About the job
Maincode is seeking a Signal Engineer in Melbourne to help shape the future of Matilda, a leading Australian language model. This role focuses on transforming massive amounts of raw data into high-quality training sets, directly influencing model performance. Both engineering and editorial skills are essential, as the work blends technical pipeline development with careful judgment about data quality.
Key Responsibilities
- Design and implement large-scale data pipelines for ingesting, cleaning, deduplicating, filtering, and scoring training data (handling volumes from terabytes up to petabytes).
- Develop classifiers and heuristics to distinguish valuable data from irrelevant or low-quality input.
- Experiment with different dataset combinations to identify what best improves the language model.
- Build tools for exploring, sampling, and auditing the data corpus.

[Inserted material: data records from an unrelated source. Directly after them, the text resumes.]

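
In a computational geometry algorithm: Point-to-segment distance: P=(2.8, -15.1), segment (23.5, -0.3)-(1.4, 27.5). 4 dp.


Project P onto AB: t = 0.0365 (clamped to [0,1])
Closest point on segment: (22.6934, 0.7146)
Distance: 25.4136

25.4136


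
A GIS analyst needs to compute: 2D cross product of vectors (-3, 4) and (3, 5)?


u x v = u_x*v_y - u_y*v_x = (-3)*5 - 4*3
= (-15) - 12 = -27

-27


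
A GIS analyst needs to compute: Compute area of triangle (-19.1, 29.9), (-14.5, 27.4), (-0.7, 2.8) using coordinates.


Area = |x_A(y_B-y_C) + x_B(y_C-y_A) + x_C(y_A-y_B)|/2
= |(-469.86) + 392.95 + (-1.75)|/2
= 78.66/2 = 39.33

39.33


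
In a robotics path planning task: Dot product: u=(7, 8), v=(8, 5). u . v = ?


u . v = u_x*v_x + u_y*v_y = 7*8 + 8*5
= 56 + 40 = 96

96


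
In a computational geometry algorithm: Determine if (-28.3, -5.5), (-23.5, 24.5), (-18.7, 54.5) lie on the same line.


Cross product: ((-23.5)-(-28.3))*(54.5-(-5.5)) - (24.5-(-5.5))*((-18.7)-(-28.3))
= 0

Yes, collinear


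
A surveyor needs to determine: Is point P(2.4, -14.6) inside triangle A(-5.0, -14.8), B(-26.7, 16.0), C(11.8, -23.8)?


Cross products: AB x AP = -232.26, BC x BP = -19.92, CA x CP = -69.96
All same sign? yes

Yes, inside


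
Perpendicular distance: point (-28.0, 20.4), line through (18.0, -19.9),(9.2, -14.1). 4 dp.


|cross product| = 87.84
|line direction| = sqrt(111.08) = 10.5394
Distance = 87.84/sqrt(111.08) = 8.3344

8.3344


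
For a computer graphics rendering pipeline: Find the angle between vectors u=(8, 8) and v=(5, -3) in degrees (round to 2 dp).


u.v = 16, |u| = sqrt(128) = 11.3137, |v| = sqrt(34) = 5.831
cos(theta) = u.v/(|u||v|) = 16/sqrt(4352) = 0.242536
theta = acos(0.242536) = 75.96 degrees

75.96 degrees


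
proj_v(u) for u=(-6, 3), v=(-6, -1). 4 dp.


u.v = 33, |v| = sqrt(37) = 6.0828
Scalar projection = u.v / |v| = 33 / sqrt(37) = 5.4252

5.4252


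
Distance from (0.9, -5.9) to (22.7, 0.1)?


dx=21.8, dy=6
d^2 = 21.8^2 + 6^2 = 511.24
d = sqrt(511.24) = 22.6106

22.6106


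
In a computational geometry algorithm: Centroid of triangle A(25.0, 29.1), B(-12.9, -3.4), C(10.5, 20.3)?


Centroid = ((x_A+x_B+x_C)/3, (y_A+y_B+y_C)/3)
= ((25+(-12.9)+10.5)/3, (29.1+(-3.4)+20.3)/3)
= (7.5333, 15.3333)

(7.5333, 15.3333)


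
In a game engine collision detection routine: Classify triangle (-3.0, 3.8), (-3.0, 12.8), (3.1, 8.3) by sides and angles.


Side lengths squared: AB^2=81, BC^2=57.46, CA^2=57.46
Sorted: [57.46, 57.46, 81]
By sides: Isosceles, By angles: Acute

Isosceles, Acute


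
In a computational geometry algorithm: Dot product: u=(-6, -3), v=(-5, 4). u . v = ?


u . v = u_x*v_x + u_y*v_y = (-6)*(-5) + (-3)*4
= 30 + (-12) = 18

18


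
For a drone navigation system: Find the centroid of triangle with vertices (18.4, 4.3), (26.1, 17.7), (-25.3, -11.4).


Centroid = ((x_A+x_B+x_C)/3, (y_A+y_B+y_C)/3)
= ((18.4+26.1+(-25.3))/3, (4.3+17.7+(-11.4))/3)
= (6.4, 3.5333)

(6.4, 3.5333)


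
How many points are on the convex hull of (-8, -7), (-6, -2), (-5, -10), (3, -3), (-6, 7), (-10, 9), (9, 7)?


Convex hull vertices (CCW): (-10, 9), (-8, -7), (-5, -10), (3, -3), (9, 7)
Count = 5

5


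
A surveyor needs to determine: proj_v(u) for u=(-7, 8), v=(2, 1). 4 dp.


u.v = -6, |v| = sqrt(5) = 2.2361
Scalar projection = u.v / |v| = -6 / sqrt(5) = -2.6833

-2.6833


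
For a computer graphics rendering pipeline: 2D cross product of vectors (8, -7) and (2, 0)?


u x v = u_x*v_y - u_y*v_x = 8*0 - (-7)*2
= 0 - (-14) = 14

14


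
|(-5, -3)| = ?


|u| = sqrt((-5)^2 + (-3)^2) = sqrt(34) = 5.831

5.831


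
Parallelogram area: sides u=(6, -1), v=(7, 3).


|u x v| = |6*3 - (-1)*7|
= |18 - (-7)| = 25

25


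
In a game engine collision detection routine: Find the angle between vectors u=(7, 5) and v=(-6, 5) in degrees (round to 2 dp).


u.v = -17, |u| = sqrt(74) = 8.6023, |v| = sqrt(61) = 7.8102
cos(theta) = u.v/(|u||v|) = -17/sqrt(4514) = -0.253028
theta = acos(-0.253028) = 104.66 degrees

104.66 degrees


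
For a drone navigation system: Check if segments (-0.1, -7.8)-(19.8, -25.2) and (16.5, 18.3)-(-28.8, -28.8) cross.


Cross products: d1=400.47, d2=2125.98, d3=808.23, d4=-917.28
d1*d2 < 0 and d3*d4 < 0? no

No, they don't intersect


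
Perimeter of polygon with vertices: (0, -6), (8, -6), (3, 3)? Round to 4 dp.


Sides: (0, -6)->(8, -6): sqrt(64) = 8, (8, -6)->(3, 3): sqrt(106) = 10.29563, (3, 3)->(0, -6): sqrt(90) = 9.486833
Sum = 27.782463
Perimeter = 27.7825

27.7825


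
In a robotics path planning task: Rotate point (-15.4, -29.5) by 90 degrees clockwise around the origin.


90° CW: (x,y) -> (y, -x)
(-15.4,-29.5) -> (-29.5, 15.4)

(-29.5, 15.4)


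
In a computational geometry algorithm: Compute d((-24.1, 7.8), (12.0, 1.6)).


dx=36.1, dy=-6.2
d^2 = 36.1^2 + (-6.2)^2 = 1341.65
d = sqrt(1341.65) = 36.6285

36.6285


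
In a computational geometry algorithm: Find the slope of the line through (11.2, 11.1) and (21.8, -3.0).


slope = (y2-y1)/(x2-x1) = ((-3)-11.1)/(21.8-11.2) = (-14.1)/10.6 = -1.3302

-1.3302


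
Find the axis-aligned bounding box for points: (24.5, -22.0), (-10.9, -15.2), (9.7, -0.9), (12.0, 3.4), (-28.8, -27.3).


x range: [-28.8, 24.5]
y range: [-27.3, 3.4]
Bounding box: (-28.8,-27.3) to (24.5,3.4)

(-28.8,-27.3) to (24.5,3.4)


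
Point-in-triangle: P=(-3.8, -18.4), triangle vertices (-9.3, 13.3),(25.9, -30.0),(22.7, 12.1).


Cross products: AB x AP = -877.69, BC x BP = 1213.25, CA x CP = 1007.8
All same sign? no

No, outside


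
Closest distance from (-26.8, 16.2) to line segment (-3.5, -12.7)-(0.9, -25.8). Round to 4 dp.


Project P onto AB: t = 0 (clamped to [0,1])
Closest point on segment: (-3.5, -12.7)
Distance: 37.1228

37.1228


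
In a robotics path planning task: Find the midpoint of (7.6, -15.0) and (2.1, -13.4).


M = ((7.6+2.1)/2, ((-15)+(-13.4))/2)
= (4.85, -14.2)

(4.85, -14.2)


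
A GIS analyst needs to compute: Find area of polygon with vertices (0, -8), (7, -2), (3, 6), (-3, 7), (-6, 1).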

- Collaborate closely with researchers and training engineers to align data strategies with model objectives.
Requirements
- Strong engineering background, particularly with Python, data tools, distributed processing, and building reliable data pipelines.
- High attention to detail, recognizing that small errors can quickly scale in this environment.
- Ability to assess the quality of training data accurately.
- Comfort working with extremely large and complex datasets.
- Interest in how data decisions influence model behavior.
- Quick to pick up new concepts; prior experience with large language models is not required.
Preferred Experience
- Experience with web-scale corpora or pre-training data pipelines.
- Familiarity with unstructured text data.
- Knowledge of distributed data frameworks such as Spark or Ray.
- Background in deduplication, quality classification, or tokenization.
Additional Details
This is a full-time, in-person position based in Melbourne. Maincode cannot provide visa sponsorship, so candidates must already hold valid and unrestricted work rights in Australia.